Canan Onurer'in moderatörlüğünde akademisyen Gürdal Hüdaoğlu, avukat Mustafa İnan ve gazeteci Hüseyin Ekmekçi panelde görüşlerini paylaştı.
Hüdaoğlu: “Asıl etik sorun!”
Gürdal Hüdaoğlu, Kıbrıs Türk medyasının modernleşme içerisinde bir dönüşüm yaşadığını, okurun da artık daha katılımcı olduğunu söyledi.
"Medya dönüşürken, modern bir kavram olan 'etik' kavramı öne çıkıyor" diyen Hüdaoğlu, medyanın çapı, erişimi ve kapasitesi geliştikçe, etik kavramının da ihtiyaç olarak öne çıltığını belirtti.
"Medya ile flört eden" ticari ve siyasi çevrelerin, basın kurumların içine sızdığını, medyayı ablukaya aldığını anlatan Hüdaoğlu, "En ciddi tehdit budur" dedi.
Hüdaoğlu artık 'basın camiası'ndan ziyade 'medya piyasası'ndan söz edildiğini, bunun da tüm süreçleri etkilediğini belirtti.
Gürdal Hüdaoğlu şunları söyledi:
"Bir yandan medyaya sızmaya çalışan dış unsurlar, öte yandan yazı işleri ile mülk sahipliğinin iç içe geçtiği bir yapı... İlke peşinde koşma dönemi böylece ortadan kalkıyor."

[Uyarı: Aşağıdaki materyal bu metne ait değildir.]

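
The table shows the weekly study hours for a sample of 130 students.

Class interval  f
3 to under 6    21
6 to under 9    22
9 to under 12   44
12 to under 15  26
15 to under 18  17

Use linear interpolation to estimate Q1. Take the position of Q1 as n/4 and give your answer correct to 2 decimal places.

Cumulative frequencies: 21, 43, 87, 113, 130
n = 130; position = n/4 = 32.5.
This falls in the class 6 to under 9: L = 6, F = 21, f = 22, h = 3.
Lower quartile ≈ 6 + ((32.5 − 21) / 22) × 3 = 7.5682

7.57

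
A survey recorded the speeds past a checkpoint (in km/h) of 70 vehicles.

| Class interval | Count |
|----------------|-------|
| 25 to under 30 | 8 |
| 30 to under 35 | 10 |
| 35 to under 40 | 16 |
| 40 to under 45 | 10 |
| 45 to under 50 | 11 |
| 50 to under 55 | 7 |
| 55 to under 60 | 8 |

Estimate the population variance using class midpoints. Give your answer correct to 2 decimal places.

Midpoints: 27.5, 32.5, 37.5, 42.5, 47.5, 52.5, 57.5
n = 70, Σfm = 2920, mean = 41.7143
Σfm² = 127737.5
Σf(m − x̄)² = Σfm² − (Σfm)²/n = 127737.5 − 2920²/70 = 5931.7857
Population variance = 5931.7857 / 70 = 84.7398

84.74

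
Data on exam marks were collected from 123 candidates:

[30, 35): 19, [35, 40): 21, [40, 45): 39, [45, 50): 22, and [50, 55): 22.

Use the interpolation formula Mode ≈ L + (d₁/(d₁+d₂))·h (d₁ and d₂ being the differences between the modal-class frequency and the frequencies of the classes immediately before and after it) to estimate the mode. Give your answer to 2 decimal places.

42.57

Modal class: [40, 45) (highest frequency 39).
d₁ = 39 − 21 = 18, d₂ = 39 − 22 = 17
Mode ≈ 40 + (18/(18+17)) × 5 = 40 + 2.5714 = 42.5714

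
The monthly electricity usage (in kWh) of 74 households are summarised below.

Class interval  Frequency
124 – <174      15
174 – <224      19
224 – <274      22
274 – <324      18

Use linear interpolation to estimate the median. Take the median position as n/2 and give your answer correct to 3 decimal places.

Cumulative frequencies: 15, 34, 56, 74
n = 74; position = n/2 = 37.
This falls in the class 224 – <274: L = 224, F = 34, f = 22, h = 50.
Median ≈ 224 + ((37 − 34) / 22) × 50 = 230.8182

230.818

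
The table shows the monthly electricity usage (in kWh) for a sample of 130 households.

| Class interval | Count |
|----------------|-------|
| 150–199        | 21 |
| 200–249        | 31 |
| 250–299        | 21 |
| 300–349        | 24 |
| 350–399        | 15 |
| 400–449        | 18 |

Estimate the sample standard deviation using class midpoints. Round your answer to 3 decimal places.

Midpoints: 174.5, 224.5, 274.5, 324.5, 374.5, 424.5
n = 130, Σfm = 37435, mean = 287.9615
Σfm² = 11658782.5
Σf(m − x̄)² = Σfm² − (Σfm)²/n = 11658782.5 − 37435²/130 = 878942.3077
Sample variance = 878942.3077 / 129 = 6813.5063
Standard deviation = √6813.5063 = 82.5440

82.544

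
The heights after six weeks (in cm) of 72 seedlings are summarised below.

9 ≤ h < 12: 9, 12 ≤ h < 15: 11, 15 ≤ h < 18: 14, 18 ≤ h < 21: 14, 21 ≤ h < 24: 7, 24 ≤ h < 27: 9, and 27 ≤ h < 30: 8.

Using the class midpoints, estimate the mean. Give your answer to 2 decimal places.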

İnan: “Bilişim Yasası geçmeli”
Avukat Mustafa İnan da 'etik' kanunlarının yazılı olmadığını, evrensel kabul gören kurallar olduğunu anlattı.
Özel hayatın gizliliği, fikir ve anlatım özgürlüğü, düzeltme, cevap hakkı gibi konuların Anayasal haklar olduğunu anlatan Mustafa İnan, "Kimileri basın hakkını kullanırken, başkalarının özgürlüklerine müdahale ediyor, hakaret ediyor, özel yaşamın gizliliğini çiğniyor" dedi.
İnan, yeni yasa ve düzenlemelere ihtiyaç olduğunu, özellikle 'Bilişim Yasası'nın mutlaka geçmesinin şart olduğunu, anlayışların değişmesi gerektiğini söyleyerek, basının özellikle "yargısız infaz" konusunda suç işlediğini belirtti.
İnan, yalnızca basın değil tüm mesleklerde etik konusunda ciddi bir erozyon yaşandığını sözlerine ekledi.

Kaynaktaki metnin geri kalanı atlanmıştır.